Der Oberst sah ihn ganz verblüfft an.

»Wie? Was? Generalleutnant Graf v. Steinitz?« wiederholte er und streckte den Rücken. »Ihr Onkel, sagen Sie? Davon hatte ich ja keinen Schimmer. Das ändert die Sachlage natürlich vollkommen. – Selbstredend muß die Dame begleitet werden. Wenn irgend möglich bis Basel.«

»Wird das gehen, Herr Oberst?« fragte Lux strahlend.

»Selbstredend! Es muß gehn. Das heißt: Sie kommen natürlich jar nich in Frage. Höchst unpassend wäre das! Aber meine Frau wird sich das janz besondere Verjnügen machen und das jnädige Fräulein nach Basel begleiten.«

»Ich erlaube mir, Herrn Oberst jehorsamst darauf hinzuweisen, daß die Züge ungeheizt sind und die Grippe ständig zunimmt.«

»Das wird die Frau eines deutschen Obersten nicht abhalten, einer jesellschaftlichen Pflicht nachzukommen.«

Lux schlug die Hacken zusammen, grüßte und verließ verärgert den Oberst. —

Johann und Frau Julies Zofe packten Margot die Koffer.

»Sie werden es sehen, das bringt kein Glück, die beiden Menschen auseinander zu reißen,« sagte Johann.

»Wenn der junge Herr doch aber krank ist,« erwiderte die Zofe. »Und die Liebe ihn immer noch verrückter macht.«

»Stecken Sie Ihre vorlauten Nasen jefälligst in die Koffer,« sagte der Landrat, der eben ins Zimmer trat. »Wo ist das Fräulein?«

Johann wies auf die Tür des Nebenzimmers und sagte:

»Dort. – Das gnädige Fräulein hat sich jeden Besuch verbeten.«

»Habe ich Sie danach gefragt?«

»Da das Fräulein leidend ist, so halte ich es für meine Pflicht, dem Herrn Landrat das zu sagen, auch ohne gefragt zu sein.«

»Ihre Pflicht besteht darin, Befehle entgegenzunehmen und zu jehorchen.«

»Ich stehe nicht in den Diensten des Herrn Landrats.«

»Freuen Sie sich!« sagte der grob, und Johann neigte den Kopf ein wenig und erwiderte:

»Das tue ich auch.«

Ein wütender Blick des Landrats traf ihn.
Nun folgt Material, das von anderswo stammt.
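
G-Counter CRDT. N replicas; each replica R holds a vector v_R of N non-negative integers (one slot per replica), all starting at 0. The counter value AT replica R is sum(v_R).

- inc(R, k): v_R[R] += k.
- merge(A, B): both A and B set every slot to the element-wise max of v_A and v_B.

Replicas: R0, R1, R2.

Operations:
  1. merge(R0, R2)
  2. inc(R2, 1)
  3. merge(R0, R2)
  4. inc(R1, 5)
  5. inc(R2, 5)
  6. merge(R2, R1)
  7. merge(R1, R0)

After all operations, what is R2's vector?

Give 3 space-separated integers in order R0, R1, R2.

Answer: 0 5 6

Derivation:
Op 1: merge R0<->R2 -> R0=(0,0,0) R2=(0,0,0)
Op 2: inc R2 by 1 -> R2=(0,0,1) value=1
Op 3: merge R0<->R2 -> R0=(0,0,1) R2=(0,0,1)
Op 4: inc R1 by 5 -> R1=(0,5,0) value=5
Op 5: inc R2 by 5 -> R2=(0,0,6) value=6
Op 6: merge R2<->R1 -> R2=(0,5,6) R1=(0,5,6)
Op 7: merge R1<->R0 -> R1=(0,5,6) R0=(0,5,6)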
Johann verzog keine Miene. Der Landrat ging zur Tür, klopfte an, öffnete und ging hinein.

Margot lag auf der Chaiselongue. Sie wandte den Kopf ein wenig, blieb aber ruhig liegen.

»Ich nehme an,« begann der Landrat, »daß Sie auf meine Reisebegleitung keinen Wert legen.«

»Diese Annahme ist durchaus zutreffend,« erwiderte Margot.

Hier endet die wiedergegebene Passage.